Scientists were surprised to find the criminal alive and well. It is thought he was using yeti mules to get his shipments to Jupiter, has hired  a platoon of ice gremlins offering them long hours for piss poor pay and he has set up an igloo construction company as a front through which he can launder the money  which he has gotten from trading minerals.  

Reached using  a specially made state of the art gadget developed by Nasa called a transistor radio, El chapo was able to explain his new foray into interstellar drugs.

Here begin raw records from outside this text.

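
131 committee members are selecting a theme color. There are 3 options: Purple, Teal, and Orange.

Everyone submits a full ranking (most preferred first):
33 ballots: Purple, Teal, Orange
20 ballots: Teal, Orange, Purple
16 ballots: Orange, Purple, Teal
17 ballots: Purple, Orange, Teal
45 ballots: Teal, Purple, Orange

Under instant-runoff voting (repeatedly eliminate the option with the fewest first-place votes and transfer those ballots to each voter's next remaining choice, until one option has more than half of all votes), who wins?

Purple

Round 1: Purple 50, Teal 65, Orange 16. Orange eliminated.
Round 2: Purple 66, Teal 65. Purple has a majority (≥66).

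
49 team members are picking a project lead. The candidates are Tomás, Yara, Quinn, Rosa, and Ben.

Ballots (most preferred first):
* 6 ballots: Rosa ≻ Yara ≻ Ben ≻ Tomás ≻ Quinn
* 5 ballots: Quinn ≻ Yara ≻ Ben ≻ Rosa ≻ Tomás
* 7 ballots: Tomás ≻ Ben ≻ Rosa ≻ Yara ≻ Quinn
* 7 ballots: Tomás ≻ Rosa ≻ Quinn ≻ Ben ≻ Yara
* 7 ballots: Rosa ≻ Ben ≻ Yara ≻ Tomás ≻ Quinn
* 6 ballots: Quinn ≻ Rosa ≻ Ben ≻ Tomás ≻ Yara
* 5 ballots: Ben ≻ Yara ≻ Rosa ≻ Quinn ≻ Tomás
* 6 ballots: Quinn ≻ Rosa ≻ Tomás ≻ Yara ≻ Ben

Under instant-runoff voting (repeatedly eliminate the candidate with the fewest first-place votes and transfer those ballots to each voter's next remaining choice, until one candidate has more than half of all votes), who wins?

Round 1: Tomás 14, Yara 0, Quinn 17, Rosa 13, Ben 5. Yara eliminated.
Round 2: Tomás 14, Quinn 17, Rosa 13, Ben 5. Ben eliminated.
Round 3: Tomás 14, Quinn 17, Rosa 18. Tomás eliminated.
Round 4: Quinn 17, Rosa 32. Rosa has a majority (≥25).

Rosa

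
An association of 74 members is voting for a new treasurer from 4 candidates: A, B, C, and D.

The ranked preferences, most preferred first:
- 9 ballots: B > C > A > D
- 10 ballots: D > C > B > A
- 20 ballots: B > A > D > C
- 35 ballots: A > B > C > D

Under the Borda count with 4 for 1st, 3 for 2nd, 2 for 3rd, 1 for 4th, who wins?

B

A: 9×2 + 10×1 + 20×3 + 35×4 = 228
B: 9×4 + 10×2 + 20×4 + 35×3 = 241
C: 9×3 + 10×3 + 20×1 + 35×2 = 147
D: 9×1 + 10×4 + 20×2 + 35×1 = 124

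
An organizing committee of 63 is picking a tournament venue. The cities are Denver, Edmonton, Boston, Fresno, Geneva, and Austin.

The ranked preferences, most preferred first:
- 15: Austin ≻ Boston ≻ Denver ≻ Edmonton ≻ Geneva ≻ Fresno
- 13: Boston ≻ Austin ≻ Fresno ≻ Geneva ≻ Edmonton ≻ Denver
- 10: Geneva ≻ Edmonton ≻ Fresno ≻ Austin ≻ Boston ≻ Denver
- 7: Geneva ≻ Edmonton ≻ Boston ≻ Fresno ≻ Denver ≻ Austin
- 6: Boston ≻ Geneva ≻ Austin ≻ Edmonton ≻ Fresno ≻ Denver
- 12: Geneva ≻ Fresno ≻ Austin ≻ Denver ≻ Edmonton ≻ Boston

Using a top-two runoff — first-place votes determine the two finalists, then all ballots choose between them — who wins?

Round 1 first-place votes: Denver 0, Edmonton 0, Boston 19, Fresno 0, Geneva 29, Austin 15. Geneva and Boston advance.
Runoff: Geneva is ranked above Boston on 29 ballots, Boston above Geneva on 34.

Boston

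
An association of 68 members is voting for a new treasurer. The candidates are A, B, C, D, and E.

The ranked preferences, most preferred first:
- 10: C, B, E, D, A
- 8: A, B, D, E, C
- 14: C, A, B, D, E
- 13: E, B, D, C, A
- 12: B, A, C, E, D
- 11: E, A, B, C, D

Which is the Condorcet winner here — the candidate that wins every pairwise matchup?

B

B vs A: 35–33
B vs C: 44–24
B vs D: 68–0
B vs E: 44–24
B beats every other candidate.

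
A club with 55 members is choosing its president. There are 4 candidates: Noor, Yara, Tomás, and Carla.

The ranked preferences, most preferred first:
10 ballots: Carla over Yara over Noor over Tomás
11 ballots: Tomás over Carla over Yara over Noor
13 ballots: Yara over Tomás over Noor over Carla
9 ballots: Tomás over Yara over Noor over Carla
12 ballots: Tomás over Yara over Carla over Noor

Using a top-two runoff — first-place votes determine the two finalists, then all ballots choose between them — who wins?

Tomás

Round 1 first-place votes: Noor 0, Yara 13, Tomás 32, Carla 10. Tomás and Yara advance.
Runoff: Tomás is ranked above Yara on 32 ballots, Yara above Tomás on 23.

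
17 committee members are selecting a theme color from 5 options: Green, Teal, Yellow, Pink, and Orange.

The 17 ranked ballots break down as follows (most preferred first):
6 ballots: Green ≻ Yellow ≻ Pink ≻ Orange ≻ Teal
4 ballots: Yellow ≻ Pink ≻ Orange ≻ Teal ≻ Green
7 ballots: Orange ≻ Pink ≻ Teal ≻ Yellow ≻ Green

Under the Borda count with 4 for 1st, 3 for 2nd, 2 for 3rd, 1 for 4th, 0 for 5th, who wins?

Green: 6×4 + 4×0 + 7×0 = 24
Teal: 6×0 + 4×1 + 7×2 = 18
Yellow: 6×3 + 4×4 + 7×1 = 41
Pink: 6×2 + 4×3 + 7×3 = 45
Orange: 6×1 + 4×2 + 7×4 = 42

Pink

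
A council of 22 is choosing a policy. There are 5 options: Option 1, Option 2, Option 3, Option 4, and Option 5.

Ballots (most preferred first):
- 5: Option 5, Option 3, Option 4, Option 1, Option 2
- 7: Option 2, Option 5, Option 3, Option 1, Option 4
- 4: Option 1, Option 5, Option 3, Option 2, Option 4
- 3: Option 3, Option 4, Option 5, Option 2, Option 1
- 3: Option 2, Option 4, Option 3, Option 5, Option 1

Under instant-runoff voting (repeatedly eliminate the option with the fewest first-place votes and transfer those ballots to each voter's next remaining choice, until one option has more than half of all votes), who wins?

Round 1: Option 1 4, Option 2 10, Option 3 3, Option 4 0, Option 5 5. Option 4 eliminated.
Round 2: Option 1 4, Option 2 10, Option 3 3, Option 5 5. Option 3 eliminated.
Round 3: Option 1 4, Option 2 10, Option 5 8. Option 1 eliminated.
Round 4: Option 2 10, Option 5 12. Option 5 has a majority (≥12).

Option 5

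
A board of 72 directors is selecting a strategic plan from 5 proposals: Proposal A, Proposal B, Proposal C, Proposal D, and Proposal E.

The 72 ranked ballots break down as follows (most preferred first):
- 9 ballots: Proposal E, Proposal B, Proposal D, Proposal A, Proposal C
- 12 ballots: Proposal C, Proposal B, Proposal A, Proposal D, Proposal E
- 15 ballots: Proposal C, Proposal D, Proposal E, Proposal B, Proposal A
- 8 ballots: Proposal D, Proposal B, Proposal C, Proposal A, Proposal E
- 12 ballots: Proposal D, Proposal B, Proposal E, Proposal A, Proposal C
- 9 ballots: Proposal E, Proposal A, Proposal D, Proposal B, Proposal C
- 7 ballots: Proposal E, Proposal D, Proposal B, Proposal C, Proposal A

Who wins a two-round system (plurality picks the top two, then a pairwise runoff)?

Round 1 first-place votes: Proposal A 0, Proposal B 0, Proposal C 27, Proposal D 20, Proposal E 25. Proposal C and Proposal E advance.
Runoff: Proposal C is ranked above Proposal E on 35 ballots, Proposal E above Proposal C on 37.

Proposal E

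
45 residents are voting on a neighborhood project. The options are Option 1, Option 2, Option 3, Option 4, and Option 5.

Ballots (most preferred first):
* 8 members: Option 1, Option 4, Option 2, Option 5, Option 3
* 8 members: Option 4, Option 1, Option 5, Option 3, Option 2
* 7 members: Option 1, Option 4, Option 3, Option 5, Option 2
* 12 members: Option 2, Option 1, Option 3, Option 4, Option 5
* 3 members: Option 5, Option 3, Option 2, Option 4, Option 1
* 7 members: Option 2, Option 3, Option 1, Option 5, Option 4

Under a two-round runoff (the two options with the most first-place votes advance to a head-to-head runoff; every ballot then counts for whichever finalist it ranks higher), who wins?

Option 1

Round 1 first-place votes: Option 1 15, Option 2 19, Option 3 0, Option 4 8, Option 5 3. Option 2 and Option 1 advance.
Runoff: Option 2 is ranked above Option 1 on 22 ballots, Option 1 above Option 2 on 23.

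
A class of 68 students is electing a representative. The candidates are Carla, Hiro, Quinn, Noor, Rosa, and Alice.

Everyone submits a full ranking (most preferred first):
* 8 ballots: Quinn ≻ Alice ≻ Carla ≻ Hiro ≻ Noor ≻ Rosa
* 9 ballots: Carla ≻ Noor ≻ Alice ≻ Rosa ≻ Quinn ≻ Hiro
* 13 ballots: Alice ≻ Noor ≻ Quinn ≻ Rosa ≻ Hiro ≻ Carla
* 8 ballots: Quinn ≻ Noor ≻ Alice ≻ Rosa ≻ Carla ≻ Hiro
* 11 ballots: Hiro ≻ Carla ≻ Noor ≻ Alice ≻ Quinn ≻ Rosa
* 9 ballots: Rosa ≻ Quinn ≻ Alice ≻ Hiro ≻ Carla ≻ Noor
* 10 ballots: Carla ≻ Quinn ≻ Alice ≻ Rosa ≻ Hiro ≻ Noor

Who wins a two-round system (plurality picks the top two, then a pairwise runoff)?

Round 1 first-place votes: Carla 19, Hiro 11, Quinn 16, Noor 0, Rosa 9, Alice 13. Carla and Quinn advance.
Runoff: Carla is ranked above Quinn on 30 ballots, Quinn above Carla on 38.

Quinn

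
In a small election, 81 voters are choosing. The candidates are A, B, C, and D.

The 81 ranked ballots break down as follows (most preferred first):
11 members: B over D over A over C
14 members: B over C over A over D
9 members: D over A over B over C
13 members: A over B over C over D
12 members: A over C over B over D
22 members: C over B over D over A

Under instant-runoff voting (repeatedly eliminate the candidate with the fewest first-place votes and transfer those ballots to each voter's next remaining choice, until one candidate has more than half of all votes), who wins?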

He tells members of the Cat’s Pyjmas newspaper that he has discovered a whole new set of drugs, a

"You see this?"He says holding up some Nitrogen Ice Crystals.
You look at this sideways for long enough and you get high.
Asked if there were any side effects to consuming Nitrogen ice crystals El chapo replied,
“Well you die.”
Asked about a second item in his product line he explained:
“You rub it across your forehead and you will get the most extraordinary high you get tis side of cocaine. And then you die.”
For a third product in his line of new drugs he was more succinct:
“You die.”

This has not stopped the orders from coming in. He has already  and a number of figures from key west African states are already open to funneling his ice crystals into their countries if he can find a way to transport it unharmed all the four billion miles from pluto to west Africa unhindered.
 “It’s amazing what you can get done without police,” says an elated El chapo. “I mean the only thing out here that is an obstacle is my conscience.”

It would appear El Chapo has expansion plans for his operations on Pluto including expansion of his Nitrogen ice smuggling operation into Jupiter and Neptune and opening a signature line of squalid night club on uranus.He also has plans for a tourist attraction on mars:a depiction of a line of Cocaine line made of bunched up ice crystals stacked two miles high  and visible from space.

  “Outer space is where it’s at. I thought I was expanding our offerings when I was on earth but I wasn’t thinking big enough.”

According to El Chapo he arrived on Pluto by accident after a mistake by one of his assistants.  “Things looked pretty grim in terms of getting out of prison so we decided to do something radical and new and we entrusted the escaping to this young american inventor who said he had invented a dimensional travel portal- as a joke. Well turns out it worked. But rather than finding myself in a five star resort where three billion in cash, three miss worlds and forty five women were waiting for me, I ended up here on this s**t hole. I nearly threw a fit.  Dios Mios. I was ready to Vencer a una pulgada de su vida that boy ASAP."

The government of mexico has begun extradition proceedings for el chapo and  FBI agents contacted have let it be known that they have covertly sent an agent out in order to capture the fugitive. They're expecting to benefit from an element of surprise , eighty or so years from now.